El Gobierno cubano anunció que a la inscripción en la libreta de abastecimientos se sumarán unos 200.000 «cubanos ilegales», que nunca habían estado registrados en este mecanismo de distribución racionado que desde hace casi 60 años se utiliza en Cuba.
De acuerdo a las palabras de Betsy Díaz Velázquez, ministra del Comercio Interior (Mincin), a partir del 19 de julio próximo todas las Oficinas de Registro de Consumidores, conocidas en la Isla como OFICODA, comenzarán a tramitar las nuevas inscripciones.
A su vez, se flexibilizará la entrega de nuevas libretas para personas que no residen en una vivienda de su propiedad y que, por ejemplo, se encuentren alquilados o viviendo temporalmente en otra provincia.

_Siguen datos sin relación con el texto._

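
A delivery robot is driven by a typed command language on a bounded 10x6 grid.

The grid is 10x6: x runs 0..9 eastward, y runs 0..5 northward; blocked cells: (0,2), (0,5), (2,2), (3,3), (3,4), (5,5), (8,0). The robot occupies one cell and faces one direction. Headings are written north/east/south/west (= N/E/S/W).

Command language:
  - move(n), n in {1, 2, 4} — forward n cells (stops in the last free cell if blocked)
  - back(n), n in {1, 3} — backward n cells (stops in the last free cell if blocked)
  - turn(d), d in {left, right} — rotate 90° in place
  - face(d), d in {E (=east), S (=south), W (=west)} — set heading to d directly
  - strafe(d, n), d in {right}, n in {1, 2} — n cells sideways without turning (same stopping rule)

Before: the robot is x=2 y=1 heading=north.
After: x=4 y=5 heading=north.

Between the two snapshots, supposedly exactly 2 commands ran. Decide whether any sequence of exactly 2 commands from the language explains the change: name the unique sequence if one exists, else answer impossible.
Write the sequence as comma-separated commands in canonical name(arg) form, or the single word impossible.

key: running move(4) before strafe(right, 2) would end elsewhere — order is forced
initial: x=2 y=1 heading=north
[1] after strafe(right, 2): x=4 y=1 heading=north
[2] after move(4): x=4 y=5 heading=north
no rival 2-sequence matches.

strafe(right, 2), move(4)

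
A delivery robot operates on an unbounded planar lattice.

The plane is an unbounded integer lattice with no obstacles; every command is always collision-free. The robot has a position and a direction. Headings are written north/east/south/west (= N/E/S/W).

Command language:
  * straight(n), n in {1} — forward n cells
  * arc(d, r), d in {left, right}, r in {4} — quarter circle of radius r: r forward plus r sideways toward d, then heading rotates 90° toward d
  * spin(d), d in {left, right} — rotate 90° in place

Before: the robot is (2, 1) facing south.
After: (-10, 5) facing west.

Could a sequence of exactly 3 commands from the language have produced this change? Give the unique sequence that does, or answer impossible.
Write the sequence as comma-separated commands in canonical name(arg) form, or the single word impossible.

arc(right, 4), arc(right, 4), arc(left, 4)

key: position moved to (-10,5) AND the heading swung to W — translation plus rotation needed
from: (2, 1) facing south
t=1 arc(right, 4) ⇒ (-2, -3) facing west
t=2 arc(right, 4) ⇒ (-6, 1) facing north
t=3 arc(left, 4) ⇒ (-10, 5) facing west
no other 3-command option fits: unique.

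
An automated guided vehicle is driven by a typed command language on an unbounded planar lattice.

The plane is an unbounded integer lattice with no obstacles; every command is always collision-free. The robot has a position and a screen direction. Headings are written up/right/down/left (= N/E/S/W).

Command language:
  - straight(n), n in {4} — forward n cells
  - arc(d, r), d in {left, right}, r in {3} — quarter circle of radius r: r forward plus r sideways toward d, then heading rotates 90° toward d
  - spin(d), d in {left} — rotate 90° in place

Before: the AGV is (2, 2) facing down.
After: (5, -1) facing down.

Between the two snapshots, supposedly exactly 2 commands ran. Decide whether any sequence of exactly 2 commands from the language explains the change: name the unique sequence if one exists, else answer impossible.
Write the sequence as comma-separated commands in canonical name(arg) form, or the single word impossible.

spin(left), arc(right, 3)

key: running arc(right, 3) before spin(left) would end elsewhere — order is forced
t0: (2, 2) facing down
step 1 (spin(left)): (2, 2) facing right
step 2 (arc(right, 3)): (5, -1) facing down
no rival 2-sequence matches.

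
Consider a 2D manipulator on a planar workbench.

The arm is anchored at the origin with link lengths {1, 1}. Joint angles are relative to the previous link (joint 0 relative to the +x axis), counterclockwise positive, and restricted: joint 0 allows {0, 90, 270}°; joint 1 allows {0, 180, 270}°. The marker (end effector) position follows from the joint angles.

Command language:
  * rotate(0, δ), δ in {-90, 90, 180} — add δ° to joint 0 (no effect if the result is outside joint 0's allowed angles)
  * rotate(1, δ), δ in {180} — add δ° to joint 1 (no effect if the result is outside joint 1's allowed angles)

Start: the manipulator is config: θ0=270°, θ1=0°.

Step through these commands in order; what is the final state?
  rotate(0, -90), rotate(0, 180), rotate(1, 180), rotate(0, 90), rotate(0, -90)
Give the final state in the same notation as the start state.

start: config: θ0=270°, θ1=0°
1. rotate(0, -90) → config: θ0=270°, θ1=0°
2. rotate(0, 180) → config: θ0=90°, θ1=0°
3. rotate(1, 180) → config: θ0=90°, θ1=180°
4. rotate(0, 90) → config: θ0=90°, θ1=180°
5. rotate(0, -90) → config: θ0=0°, θ1=180°

config: θ0=0°, θ1=180°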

Los interesados deberán dirigirse a las Oficinas del Registro de Consumidores y presentar carnet de identidad, dirección del lugar de origen, número de oficina de base, bodega y núcleo donde están censados, nombre y apellido de las personas que conformarán el núcleo, dirección del lugar de residencia actual y el modelo M-6 de movimiento de Baja-Alta
El cambio de política en cuanto a este sistema de distribución, según informan, responde a la “situación higiénico-sanitaria existente en el país, como consecuencia de la pandemia del Covid-19, ante la que se han adoptado medidas como la limitación en el traslado de las personas y la disminución máxima de los trámites que impliquen su movilidad”. De esta forma, a las personas en dicha situación le darán la oportunidad de recibir los productos de la libreta allí donde estén.
De acuerdo a la normativa, ya no será necesario contar con una dirección actualizada en la provincia donde se resida para que un nuevo núcleo reciba la libreta. Además, se incluirán los que nunca antes han sido censados o se han repatriados a la Isla.
La libreta podrá tramitarse a partir del lunes 19 de julio y tendrá vigencia hasta diciembre de 2021. Podrá ser identificada porque tiene inscrita la palabra COVID, comentó Díaz Velázquez.
En los últimos meses, la libreta de abastecimiento se ha convertido en un mecanismo de control no solo para comprar los productos de la canasta básica, sino también se ha hecho uso de esta para adquirir algunos productos en las pocas tiendas que aún operan en pesos cubanos. Por ejemplo, con la libreta es posible comprar – cuando se indique y haya en existencia – productos básicos como pollo, jabón, champú, entre otros.